En quelque sorte en complément de mon article du 18 avril dernier « « ,

vient de paraître avant-hier 12 juin une intéressante recension du double CD Alpha 926 consacré à cette tragédie en musique de 1696 de Marin Marais, par Le Concert spirituel sous la direction d’Hervé Niquet,

sous la plume de Jean-Charles Hoffelé, sur son site Discophilia, intitulée « Sauvetage de la délaissée » …

SAUVETAGE DE LA DÉLAISSÉE

Malheureux Marais ! Il avait hérité, en plus de son art pour la viole, de celui de Lully pour la tragédie lyrique. Las !, l’échec retentissant de Sémélé l’éloignera à jamais de la scène, quatre opéras seulement, dont le premier, Alcide, voyait sa plume encore mariée avec celle du fils du Florentin, Louis. Fidèle parmi les fidèles, après Sémélé, Hervé Niquet se penche sur Ariane et Bacchus, la première tragédie lyrique assumée seule par Marais, sur le beau livret sensible de Saint-Jeand’après la tragédie de Thomas Corneille.

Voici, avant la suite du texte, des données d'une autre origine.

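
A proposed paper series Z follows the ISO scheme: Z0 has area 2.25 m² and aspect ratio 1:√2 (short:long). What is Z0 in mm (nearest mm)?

Let the short side be w mm. Then w · w√2 = 2.25 m² = 2,250,000 mm².
w² = 2,250,000/√2, so w ≈ 1261.3 mm; long side = w√2 ≈ 1783.8 mm.

1261 × 1784 mm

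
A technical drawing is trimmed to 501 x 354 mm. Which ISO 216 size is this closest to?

Aspect ratio 501/354 ≈ 1.415 — close to the ISO √2 ≈ 1.414.
In the B-series (B0 = 1000 × 1414 mm): B3 = 353 × 500 mm.
Off by 2 mm total — nearest standard size.

B3 (353 × 500 mm)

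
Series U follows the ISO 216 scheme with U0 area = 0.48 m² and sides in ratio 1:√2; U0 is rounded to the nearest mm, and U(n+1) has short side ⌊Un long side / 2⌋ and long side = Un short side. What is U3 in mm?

206 × 291 mm

Let U0's short side be w mm. w · w√2 = 0.48 m² = 480,000 mm², so w ≈ 582.6 mm and w√2 ≈ 823.9 mm → U0 = 583 × 824 mm.
U1: ⌊824/2⌋ × 583 = 412 × 583 mm
U2: ⌊583/2⌋ × 412 = 291 × 412 mm
U3: ⌊412/2⌋ × 291 = 206 × 291 mm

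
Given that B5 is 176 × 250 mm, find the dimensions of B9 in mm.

44 × 62 mm

B6: ⌊250/2⌋ × 176 = 125 × 176 mm
B7: ⌊176/2⌋ × 125 = 88 × 125 mm
B8: ⌊125/2⌋ × 88 = 62 × 88 mm
B9: ⌊88/2⌋ × 62 = 44 × 62 mm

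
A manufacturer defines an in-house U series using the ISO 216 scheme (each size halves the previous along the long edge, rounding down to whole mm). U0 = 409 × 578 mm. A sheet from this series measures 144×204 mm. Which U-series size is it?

U3

U0: 409 × 578 mm
U1: 289 × 409 mm
U2: 204 × 289 mm
U3: 144 × 204 mm
U4: 102 × 144 mm
→ matches U3.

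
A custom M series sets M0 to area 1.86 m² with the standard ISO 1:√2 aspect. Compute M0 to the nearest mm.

Let the short side be w mm. Then w · w√2 = 1.86 m² = 1,860,000 mm².
w² = 1,860,000/√2, so w ≈ 1146.8 mm; long side = w√2 ≈ 1621.9 mm.

1147 × 1622 mm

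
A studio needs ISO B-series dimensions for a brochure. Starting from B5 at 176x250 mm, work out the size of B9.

44 × 62 mm

B6: ⌊250/2⌋ × 176 = 125 × 176 mm
B7: ⌊176/2⌋ × 125 = 88 × 125 mm
B8: ⌊125/2⌋ × 88 = 62 × 88 mm
B9: ⌊88/2⌋ × 62 = 44 × 62 mm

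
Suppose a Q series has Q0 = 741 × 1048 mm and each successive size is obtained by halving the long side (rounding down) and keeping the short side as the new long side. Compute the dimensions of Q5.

Q1: ⌊1048/2⌋ × 741 = 524 × 741 mm
Q2: ⌊741/2⌋ × 524 = 370 × 524 mm
Q3: ⌊524/2⌋ × 370 = 262 × 370 mm
Q4: ⌊370/2⌋ × 262 = 185 × 262 mm
Q5: ⌊262/2⌋ × 185 = 131 × 185 mm

131 × 185 mm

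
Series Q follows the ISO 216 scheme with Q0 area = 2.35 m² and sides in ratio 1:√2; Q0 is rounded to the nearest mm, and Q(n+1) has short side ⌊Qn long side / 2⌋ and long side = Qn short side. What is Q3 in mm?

455 × 644 mm

Let Q0's short side be w mm. w · w√2 = 2.35 m² = 2,350,000 mm², so w ≈ 1289.1 mm and w√2 ≈ 1823.0 mm → Q0 = 1289 × 1823 mm.
Q1: ⌊1823/2⌋ × 1289 = 911 × 1289 mm
Q2: ⌊1289/2⌋ × 911 = 644 × 911 mm
Q3: ⌊911/2⌋ × 644 = 455 × 644 mm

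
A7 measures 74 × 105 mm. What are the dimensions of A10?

A8: ⌊105/2⌋ × 74 = 52 × 74 mm
A9: ⌊74/2⌋ × 52 = 37 × 52 mm
A10: ⌊52/2⌋ × 37 = 26 × 37 mm

26 × 37 mm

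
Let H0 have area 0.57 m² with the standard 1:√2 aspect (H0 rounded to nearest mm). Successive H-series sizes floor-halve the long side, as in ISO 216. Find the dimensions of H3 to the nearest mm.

224 × 317 mm

Let H0's short side be w mm. w · w√2 = 0.57 m² = 570,000 mm², so w ≈ 634.9 mm and w√2 ≈ 897.8 mm → H0 = 635 × 898 mm.
H1: ⌊898/2⌋ × 635 = 449 × 635 mm
H2: ⌊635/2⌋ × 449 = 317 × 449 mm
H3: ⌊449/2⌋ × 317 = 224 × 317 mm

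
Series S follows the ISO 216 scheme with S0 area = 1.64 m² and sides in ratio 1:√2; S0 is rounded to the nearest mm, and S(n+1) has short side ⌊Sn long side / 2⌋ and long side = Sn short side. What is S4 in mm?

Let S0's short side be w mm. w · w√2 = 1.64 m² = 1,640,000 mm², so w ≈ 1076.9 mm and w√2 ≈ 1522.9 mm → S0 = 1077 × 1523 mm.
S1: ⌊1523/2⌋ × 1077 = 761 × 1077 mm
S2: ⌊1077/2⌋ × 761 = 538 × 761 mm
S3: ⌊761/2⌋ × 538 = 380 × 538 mm
S4: ⌊538/2⌋ × 380 = 269 × 380 mm

269 × 380 mm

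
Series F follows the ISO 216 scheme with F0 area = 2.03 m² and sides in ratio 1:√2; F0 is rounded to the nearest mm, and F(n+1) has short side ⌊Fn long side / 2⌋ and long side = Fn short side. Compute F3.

Let F0's short side be w mm. w · w√2 = 2.03 m² = 2,030,000 mm², so w ≈ 1198.1 mm and w√2 ≈ 1694.4 mm → F0 = 1198 × 1694 mm.
F1: ⌊1694/2⌋ × 1198 = 847 × 1198 mm
F2: ⌊1198/2⌋ × 847 = 599 × 847 mm
F3: ⌊847/2⌋ × 599 = 423 × 599 mm

423 × 599 mm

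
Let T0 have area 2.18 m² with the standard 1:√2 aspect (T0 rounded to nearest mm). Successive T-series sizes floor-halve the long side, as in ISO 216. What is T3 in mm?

439 × 621 mm

Let T0's short side be w mm. w · w√2 = 2.18 m² = 2,180,000 mm², so w ≈ 1241.6 mm and w√2 ≈ 1755.8 mm → T0 = 1242 × 1756 mm.
T1: ⌊1756/2⌋ × 1242 = 878 × 1242 mm
T2: ⌊1242/2⌋ × 878 = 621 × 878 mm
T3: ⌊878/2⌋ × 621 = 439 × 621 mm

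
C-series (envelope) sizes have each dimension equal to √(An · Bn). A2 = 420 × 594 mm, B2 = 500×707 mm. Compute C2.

Short side: √(420 · 500) = √210000 ≈ 458.3 → 458 mm
Long side: √(594 · 707) = √419958 ≈ 648.0 → 648 mm

458 × 648 mm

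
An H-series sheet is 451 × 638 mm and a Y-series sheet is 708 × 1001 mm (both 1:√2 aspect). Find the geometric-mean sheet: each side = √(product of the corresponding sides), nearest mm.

Short side: √(451 · 708) = √319308 ≈ 565.1 → 565 mm
Long side: √(638 · 1001) = √638638 ≈ 799.1 → 799 mm

565 × 799 mm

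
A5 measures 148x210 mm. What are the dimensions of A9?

37 × 52 mm

A6: ⌊210/2⌋ × 148 = 105 × 148 mm
A7: ⌊148/2⌋ × 105 = 74 × 105 mm
A8: ⌊105/2⌋ × 74 = 52 × 74 mm
A9: ⌊74/2⌋ × 52 = 37 × 52 mm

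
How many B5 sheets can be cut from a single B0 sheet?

32

B0 = 1000 × 1414 mm; B5 = 176 × 250 mm.
Each halving step doubles the count; 5 steps from B0 to B5.
2^5 = 32.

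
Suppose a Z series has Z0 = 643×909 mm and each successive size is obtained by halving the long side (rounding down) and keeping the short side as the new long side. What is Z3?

Z1: ⌊909/2⌋ × 643 = 454 × 643 mm
Z2: ⌊643/2⌋ × 454 = 321 × 454 mm
Z3: ⌊454/2⌋ × 321 = 227 × 321 mm

227 × 321 mm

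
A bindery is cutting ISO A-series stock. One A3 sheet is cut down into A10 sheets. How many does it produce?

128

Each ISO step halves the sheet: 1 × A3 → 2 × A4 → 4 × A5 → 8 × A6 → …
From A3 to A10 is 7 halving steps: 2^7 = 128.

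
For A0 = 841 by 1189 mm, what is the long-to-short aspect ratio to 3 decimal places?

1.414

1189 / 841 = 1.414
Matches √2 ≈ 1.414 — the ISO 216 defining ratio.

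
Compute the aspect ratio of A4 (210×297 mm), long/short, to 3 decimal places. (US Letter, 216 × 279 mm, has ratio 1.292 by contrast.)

1.414

297 / 210 = 1.414
Matches √2 ≈ 1.414 — the ISO 216 defining ratio.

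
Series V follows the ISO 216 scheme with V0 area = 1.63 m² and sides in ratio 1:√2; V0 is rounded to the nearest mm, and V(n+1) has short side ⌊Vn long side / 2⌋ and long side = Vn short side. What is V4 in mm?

Let V0's short side be w mm. w · w√2 = 1.63 m² = 1,630,000 mm², so w ≈ 1073.6 mm and w√2 ≈ 1518.3 mm → V0 = 1074 × 1518 mm.
V1: ⌊1518/2⌋ × 1074 = 759 × 1074 mm
V2: ⌊1074/2⌋ × 759 = 537 × 759 mm
V3: ⌊759/2⌋ × 537 = 379 × 537 mm
V4: ⌊537/2⌋ × 379 = 268 × 379 mm

268 × 379 mm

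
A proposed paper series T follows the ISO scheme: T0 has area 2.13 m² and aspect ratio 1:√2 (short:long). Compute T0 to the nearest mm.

Let the short side be w mm. Then w · w√2 = 2.13 m² = 2,130,000 mm².
w² = 2,130,000/√2, so w ≈ 1227.2 mm; long side = w√2 ≈ 1735.6 mm.

1227 × 1736 mm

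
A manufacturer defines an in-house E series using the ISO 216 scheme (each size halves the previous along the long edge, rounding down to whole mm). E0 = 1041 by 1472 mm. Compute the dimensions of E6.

130 × 184 mm

E1 = 736 × 1041 mm (from E0 by 1 halving).
E2: ⌊1041/2⌋ × 736 = 520 × 736 mm
E3: ⌊736/2⌋ × 520 = 368 × 520 mm
E4: ⌊520/2⌋ × 368 = 260 × 368 mm
E5: ⌊368/2⌋ × 260 = 184 × 260 mm
E6: ⌊260/2⌋ × 184 = 130 × 184 mm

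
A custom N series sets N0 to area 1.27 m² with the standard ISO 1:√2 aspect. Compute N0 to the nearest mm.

Let the short side be w mm. Then w · w√2 = 1.27 m² = 1,270,000 mm².
w² = 1,270,000/√2, so w ≈ 947.6 mm; long side = w√2 ≈ 1340.2 mm.

948 × 1340 mm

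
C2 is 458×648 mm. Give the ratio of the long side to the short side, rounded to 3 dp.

648 / 458 = 1.415
Matches √2 ≈ 1.414 — the ISO 216 defining ratio.

1.415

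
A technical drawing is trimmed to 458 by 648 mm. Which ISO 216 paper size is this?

C2 (458 × 648 mm)

Aspect ratio 648/458 ≈ 1.415 — close to the ISO √2 ≈ 1.414.
In the C-series (envelope sizes, between A and B): C2 = 458 × 648 mm.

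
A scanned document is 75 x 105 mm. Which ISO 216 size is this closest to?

Aspect ratio 105/75 ≈ 1.400 — close to the ISO √2 ≈ 1.414.
In the A-series (A0 area = 1 m²): A7 = 74 × 105 mm.
Off by 1 mm total — nearest standard size.

A7 (74 × 105 mm)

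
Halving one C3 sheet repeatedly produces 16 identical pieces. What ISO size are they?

C7

16 = 2^4, so 4 halving steps.
C3 → C4 → … → C7 after 4 steps.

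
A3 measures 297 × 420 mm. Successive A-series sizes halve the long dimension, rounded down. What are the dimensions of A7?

74 × 105 mm

A4: ⌊420/2⌋ × 297 = 210 × 297 mm
A5: ⌊297/2⌋ × 210 = 148 × 210 mm
A6: ⌊210/2⌋ × 148 = 105 × 148 mm
A7: ⌊148/2⌋ × 105 = 74 × 105 mm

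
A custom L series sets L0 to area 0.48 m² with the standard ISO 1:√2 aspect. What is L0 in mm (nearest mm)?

583 × 824 mm

Let the short side be w mm. Then w · w√2 = 0.48 m² = 480,000 mm².
w² = 480,000/√2, so w ≈ 582.6 mm; long side = w√2 ≈ 823.9 mm.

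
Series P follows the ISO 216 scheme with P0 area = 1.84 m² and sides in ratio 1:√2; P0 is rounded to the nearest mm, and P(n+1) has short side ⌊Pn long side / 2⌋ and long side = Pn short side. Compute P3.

Let P0's short side be w mm. w · w√2 = 1.84 m² = 1,840,000 mm², so w ≈ 1140.6 mm and w√2 ≈ 1613.1 mm → P0 = 1141 × 1613 mm.
P1: ⌊1613/2⌋ × 1141 = 806 × 1141 mm
P2: ⌊1141/2⌋ × 806 = 570 × 806 mm
P3: ⌊806/2⌋ × 570 = 403 × 570 mm

403 × 570 mm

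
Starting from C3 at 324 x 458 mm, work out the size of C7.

C4: ⌊458/2⌋ × 324 = 229 × 324 mm
C5: ⌊324/2⌋ × 229 = 162 × 229 mm
C6: ⌊229/2⌋ × 162 = 114 × 162 mm
C7: ⌊162/2⌋ × 114 = 81 × 114 mm

81 × 114 mm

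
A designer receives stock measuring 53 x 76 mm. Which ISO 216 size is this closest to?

Aspect ratio 76/53 ≈ 1.434 (ISO target is √2 ≈ 1.414).
In the A-series (A0 area = 1 m²): A8 = 52 × 74 mm.
Off by 3 mm total — nearest standard size.

A8 (52 × 74 mm)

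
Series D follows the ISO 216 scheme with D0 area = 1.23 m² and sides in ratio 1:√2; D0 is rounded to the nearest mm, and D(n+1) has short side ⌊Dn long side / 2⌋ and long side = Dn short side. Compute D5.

Let D0's short side be w mm. w · w√2 = 1.23 m² = 1,230,000 mm², so w ≈ 932.6 mm and w√2 ≈ 1318.9 mm → D0 = 933 × 1319 mm.
D1: ⌊1319/2⌋ × 933 = 659 × 933 mm
D2: ⌊933/2⌋ × 659 = 466 × 659 mm
D3: ⌊659/2⌋ × 466 = 329 × 466 mm
D4: ⌊466/2⌋ × 329 = 233 × 329 mm
D5: ⌊329/2⌋ × 233 = 164 × 233 mm

164 × 233 mm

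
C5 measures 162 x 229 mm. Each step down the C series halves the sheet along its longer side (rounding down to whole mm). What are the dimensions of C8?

C6: ⌊229/2⌋ × 162 = 114 × 162 mm
C7: ⌊162/2⌋ × 114 = 81 × 114 mm
C8: ⌊114/2⌋ × 81 = 57 × 81 mm

57 × 81 mm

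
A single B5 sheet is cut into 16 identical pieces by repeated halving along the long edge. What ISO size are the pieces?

16 = 2^4, so 4 halving steps.
B5 → B6 → … → B9 after 4 steps.

B9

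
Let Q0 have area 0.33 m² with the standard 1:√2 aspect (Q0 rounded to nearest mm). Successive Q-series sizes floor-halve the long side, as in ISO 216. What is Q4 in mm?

Let Q0's short side be w mm. w · w√2 = 0.33 m² = 330,000 mm², so w ≈ 483.1 mm and w√2 ≈ 683.1 mm → Q0 = 483 × 683 mm.
Q1: ⌊683/2⌋ × 483 = 341 × 483 mm
Q2: ⌊483/2⌋ × 341 = 241 × 341 mm
Q3: ⌊341/2⌋ × 241 = 170 × 241 mm
Q4: ⌊241/2⌋ × 170 = 120 × 170 mm

120 × 170 mm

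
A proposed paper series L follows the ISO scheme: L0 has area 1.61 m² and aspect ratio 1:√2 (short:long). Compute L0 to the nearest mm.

1067 × 1509 mm

Let the short side be w mm. Then w · w√2 = 1.61 m² = 1,610,000 mm².
w² = 1,610,000/√2, so w ≈ 1067.0 mm; long side = w√2 ≈ 1508.9 mm.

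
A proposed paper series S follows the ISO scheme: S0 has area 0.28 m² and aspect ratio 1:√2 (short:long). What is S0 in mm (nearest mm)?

445 × 629 mm

Let the short side be w mm. Then w · w√2 = 0.28 m² = 280,000 mm².
w² = 280,000/√2, so w ≈ 445.0 mm; long side = w√2 ≈ 629.3 mm.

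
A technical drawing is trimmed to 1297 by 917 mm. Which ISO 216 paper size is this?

C0 (917 × 1297 mm)

Aspect ratio 1297/917 ≈ 1.414 — close to the ISO √2 ≈ 1.414.
In the C-series (envelope sizes, between A and B): C0 = 917 × 1297 mm.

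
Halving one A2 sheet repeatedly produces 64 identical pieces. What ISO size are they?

A8

64 = 2^6, so 6 halving steps.
A2 → A3 → … → A8 after 6 steps.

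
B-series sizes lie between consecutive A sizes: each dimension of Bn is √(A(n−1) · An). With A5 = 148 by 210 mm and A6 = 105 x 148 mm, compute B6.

Short side: √(148 · 105) = √15540 ≈ 124.7 → 125 mm
Long side: √(210 · 148) = √31080 ≈ 176.3 → 176 mm

125 × 176 mm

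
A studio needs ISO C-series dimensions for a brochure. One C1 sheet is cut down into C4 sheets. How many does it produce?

Each ISO step halves the sheet: 1 × C1 → 2 × C2 → 4 × C3 → 8 × C4
From C1 to C4 is 3 halving steps: 2^3 = 8.

8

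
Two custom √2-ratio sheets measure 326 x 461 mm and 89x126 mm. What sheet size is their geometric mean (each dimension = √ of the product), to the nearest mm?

Short side: √(326 · 89) = √29014 ≈ 170.3 → 170 mm
Long side: √(461 · 126) = √58086 ≈ 241.0 → 241 mm

170 × 241 mm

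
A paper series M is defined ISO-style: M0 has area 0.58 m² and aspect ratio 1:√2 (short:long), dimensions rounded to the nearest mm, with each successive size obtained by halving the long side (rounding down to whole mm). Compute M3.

Let M0's short side be w mm. w · w√2 = 0.58 m² = 580,000 mm², so w ≈ 640.4 mm and w√2 ≈ 905.7 mm → M0 = 640 × 906 mm.
M1: ⌊906/2⌋ × 640 = 453 × 640 mm
M2: ⌊640/2⌋ × 453 = 320 × 453 mm
M3: ⌊453/2⌋ × 320 = 226 × 320 mm

226 × 320 mm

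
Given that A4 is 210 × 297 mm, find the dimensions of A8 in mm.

A5: ⌊297/2⌋ × 210 = 148 × 210 mm
A6: ⌊210/2⌋ × 148 = 105 × 148 mm
A7: ⌊148/2⌋ × 105 = 74 × 105 mm
A8: ⌊105/2⌋ × 74 = 52 × 74 mm

52 × 74 mm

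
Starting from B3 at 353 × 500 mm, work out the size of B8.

B4: ⌊500/2⌋ × 353 = 250 × 353 mm
B5: ⌊353/2⌋ × 250 = 176 × 250 mm
B6: ⌊250/2⌋ × 176 = 125 × 176 mm
B7: ⌊176/2⌋ × 125 = 88 × 125 mm
B8: ⌊125/2⌋ × 88 = 62 × 88 mm

62 × 88 mm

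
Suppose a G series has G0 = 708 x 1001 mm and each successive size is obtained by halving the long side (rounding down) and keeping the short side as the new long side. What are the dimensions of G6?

G1: ⌊1001/2⌋ × 708 = 500 × 708 mm
G2: ⌊708/2⌋ × 500 = 354 × 500 mm
G3: ⌊500/2⌋ × 354 = 250 × 354 mm
G4: ⌊354/2⌋ × 250 = 177 × 250 mm
G5: ⌊250/2⌋ × 177 = 125 × 177 mm
G6: ⌊177/2⌋ × 125 = 88 × 125 mm

88 × 125 mm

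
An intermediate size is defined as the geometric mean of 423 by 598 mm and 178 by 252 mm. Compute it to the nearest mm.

274 × 388 mm

Short side: √(423 · 178) = √75294 ≈ 274.4 → 274 mm
Long side: √(598 · 252) = √150696 ≈ 388.2 → 388 mm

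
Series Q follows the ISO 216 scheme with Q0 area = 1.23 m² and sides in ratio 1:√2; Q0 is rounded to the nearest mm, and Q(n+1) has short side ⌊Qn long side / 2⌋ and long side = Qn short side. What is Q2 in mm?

466 × 659 mm

Let Q0's short side be w mm. w · w√2 = 1.23 m² = 1,230,000 mm², so w ≈ 932.6 mm and w√2 ≈ 1318.9 mm → Q0 = 933 × 1319 mm.
Q1: ⌊1319/2⌋ × 933 = 659 × 933 mm
Q2: ⌊933/2⌋ × 659 = 466 × 659 mm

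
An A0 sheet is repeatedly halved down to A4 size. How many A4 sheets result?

Each ISO step halves the sheet: 1 × A0 → 2 × A1 → 4 × A2 → 8 × A3 → …
From A0 to A4 is 4 halving steps: 2^4 = 16.

16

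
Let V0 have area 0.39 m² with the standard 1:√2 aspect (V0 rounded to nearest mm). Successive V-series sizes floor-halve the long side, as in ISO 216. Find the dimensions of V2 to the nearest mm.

Let V0's short side be w mm. w · w√2 = 0.39 m² = 390,000 mm², so w ≈ 525.1 mm and w√2 ≈ 742.7 mm → V0 = 525 × 743 mm.
V1: ⌊743/2⌋ × 525 = 371 × 525 mm
V2: ⌊525/2⌋ × 371 = 262 × 371 mm

262 × 371 mm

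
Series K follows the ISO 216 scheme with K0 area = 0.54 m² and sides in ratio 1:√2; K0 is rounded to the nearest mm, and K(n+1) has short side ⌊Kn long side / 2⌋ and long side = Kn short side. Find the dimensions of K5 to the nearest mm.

109 × 154 mm

Let K0's short side be w mm. w · w√2 = 0.54 m² = 540,000 mm², so w ≈ 617.9 mm and w√2 ≈ 873.9 mm → K0 = 618 × 874 mm.
K1: ⌊874/2⌋ × 618 = 437 × 618 mm
K2: ⌊618/2⌋ × 437 = 309 × 437 mm
K3: ⌊437/2⌋ × 309 = 218 × 309 mm
K4: ⌊309/2⌋ × 218 = 154 × 218 mm
K5: ⌊218/2⌋ × 154 = 109 × 154 mm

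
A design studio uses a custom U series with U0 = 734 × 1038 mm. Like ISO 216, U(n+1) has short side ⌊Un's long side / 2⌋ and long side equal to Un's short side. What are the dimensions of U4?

183 × 259 mm

U1: ⌊1038/2⌋ × 734 = 519 × 734 mm
U2: ⌊734/2⌋ × 519 = 367 × 519 mm
U3: ⌊519/2⌋ × 367 = 259 × 367 mm
U4: ⌊367/2⌋ × 259 = 183 × 259 mm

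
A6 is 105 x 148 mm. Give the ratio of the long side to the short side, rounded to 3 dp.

1.410

148 / 105 = 1.410
ISO 216 targets √2 ≈ 1.414; the -0.005 deviation is from mm rounding.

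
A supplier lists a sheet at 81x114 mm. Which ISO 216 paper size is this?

C7 (81 × 114 mm)

Aspect ratio 114/81 ≈ 1.407 — close to the ISO √2 ≈ 1.414.
In the C-series (envelope sizes, between A and B): C7 = 81 × 114 mm.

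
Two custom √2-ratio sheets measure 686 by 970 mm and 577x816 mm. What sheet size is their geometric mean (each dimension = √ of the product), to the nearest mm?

Short side: √(686 · 577) = √395822 ≈ 629.1 → 629 mm
Long side: √(970 · 816) = √791520 ≈ 889.7 → 890 mm

629 × 890 mm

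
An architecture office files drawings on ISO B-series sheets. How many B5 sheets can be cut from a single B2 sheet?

8

B2 = 500 × 707 mm; B5 = 176 × 250 mm.
Each halving step doubles the count; 3 steps from B2 to B5.
2^3 = 8.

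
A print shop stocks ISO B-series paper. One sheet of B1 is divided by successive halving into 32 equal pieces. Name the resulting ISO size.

B6

32 = 2^5, so 5 halving steps.
B1 → B2 → … → B6 after 5 steps.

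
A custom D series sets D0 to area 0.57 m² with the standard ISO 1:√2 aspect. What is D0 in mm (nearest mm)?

Let the short side be w mm. Then w · w√2 = 0.57 m² = 570,000 mm².
w² = 570,000/√2, so w ≈ 634.9 mm; long side = w√2 ≈ 897.8 mm.

635 × 898 mm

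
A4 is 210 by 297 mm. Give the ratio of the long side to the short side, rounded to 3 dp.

297 / 210 = 1.414
Matches √2 ≈ 1.414 — the ISO 216 defining ratio.

1.414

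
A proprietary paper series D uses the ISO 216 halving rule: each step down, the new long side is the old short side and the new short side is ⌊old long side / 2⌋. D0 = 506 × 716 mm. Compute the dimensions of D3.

D1: ⌊716/2⌋ × 506 = 358 × 506 mm
D2: ⌊506/2⌋ × 358 = 253 × 358 mm
D3: ⌊358/2⌋ × 253 = 179 × 253 mm

179 × 253 mm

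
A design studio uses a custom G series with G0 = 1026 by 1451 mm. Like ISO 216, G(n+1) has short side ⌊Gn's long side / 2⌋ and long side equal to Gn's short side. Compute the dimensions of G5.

181 × 256 mm

G1: ⌊1451/2⌋ × 1026 = 725 × 1026 mm
G2: ⌊1026/2⌋ × 725 = 513 × 725 mm
G3: ⌊725/2⌋ × 513 = 362 × 513 mm
G4: ⌊513/2⌋ × 362 = 256 × 362 mm
G5: ⌊362/2⌋ × 256 = 181 × 256 mm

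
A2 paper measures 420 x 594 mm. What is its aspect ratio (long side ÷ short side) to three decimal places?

1.414

594 / 420 = 1.414
Matches √2 ≈ 1.414 — the ISO 216 defining ratio.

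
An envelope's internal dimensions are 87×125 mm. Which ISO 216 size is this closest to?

Aspect ratio 125/87 ≈ 1.437 (ISO target is √2 ≈ 1.414).
In the B-series (B0 = 1000 × 1414 mm): B7 = 88 × 125 mm.
Off by 1 mm total — nearest standard size.

B7 (88 × 125 mm)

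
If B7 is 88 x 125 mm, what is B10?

B8: ⌊125/2⌋ × 88 = 62 × 88 mm
B9: ⌊88/2⌋ × 62 = 44 × 62 mm
B10: ⌊62/2⌋ × 44 = 31 × 44 mm

31 × 44 mm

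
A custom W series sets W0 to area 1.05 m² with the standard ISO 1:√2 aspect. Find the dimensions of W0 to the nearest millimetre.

862 × 1219 mm

Let the short side be w mm. Then w · w√2 = 1.05 m² = 1,050,000 mm².
w² = 1,050,000/√2, so w ≈ 861.7 mm; long side = w√2 ≈ 1218.6 mm.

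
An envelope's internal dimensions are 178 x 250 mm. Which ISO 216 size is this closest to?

Aspect ratio 250/178 ≈ 1.404 — close to the ISO √2 ≈ 1.414.
In the B-series (B0 = 1000 × 1414 mm): B5 = 176 × 250 mm.
Off by 2 mm total — nearest standard size.

B5 (176 × 250 mm)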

Je ne résiste pas à reprendre ici les commentaires autour de la mise en répétition de l’œuvre en janvier 1696 et le résumé de l’action comme les a rapportés Louis Ladvocat dans deux missives à l’Abbé Dubos :

« On a donné les rôles d’Ariane dès lundi. Marest en fera la première représentation des chœurs, samedi prochain, et prétend le mettre sur pied le 20 février. On jouera mardi les Saisons, et l’on répète Ariane et Bacchus, qu’on espère donner le 20 du présent. On a répété dans mon cabinet les airs de violon qui m’ont paru des meilleurs. Les chœurs en sont très beaux. Pour les rôles, on n’en est pas si content. Peut-être que les troisième, quatrième, cinquième actes seront plus beaux. Ainsi soit-il. Pour les vers, ils sont des plus courts et le sujet de la pièce est incriticable. Rien ne s’y fait que par les dieux.

Junon prend la figure de Dircée. Elle endort Ariane. Les songes font paraître Bacchus amoureux de Dircée. Ariane se réveille. L’Amour la détrompe et lui fait connaître la fourberie de Junon. Géralde, évêque de Cahors et magicien dans la pièce, veut endiabler Bacchus, mais ses charmes paraissent impuissants. Il fait venir Alecton qui met en fureur Ariane qui veut tout tuer hors Bacchus, pour lequel elle de lucida intervalla. Junon fait revenir Dircée qui était chez les Anciens un poète corinthien et dans la pièce un confident d’Ariane. Bacchus désarme Ariane qui se veut poignarder. Adraste, amant d’Ariane et prince d’Ithaque, inconnu pour tel chez les Anciens et qui a pris des ailes pour venir de la mer d’Ionie, 500 bonnes lieues distante de Naxe dans la mer Égée où est la scène, croit que Bacchus, avec le poignard qu’il lui voit en sa main, veut tuer Ariane, se bat avec ses amis contre la troupe de Bacchus, qui en demeure vainqueur. Et revenant témoigner sa joie à Ariane qui le veut tuer dans sa fureur, Adraste arrive espirant aux pieds d’Ariane des blessures de Bacchus. Jupiter descend du ciel, qui commande à Bacchus d’épouser Ariane. Junon n’est plus contraire, les dieux étant pour elle. Mercure par l’attouchement de son caducée guérit Ariane de sa fureur. Bacchus et Ariane chantent ensemble :

Amour, cher auteur de ma peine,
Exprime en ce moment mes transports amoureux,
Récompense de si beaux feux.
En unissant nos cœurs d’une éternelle chaîne.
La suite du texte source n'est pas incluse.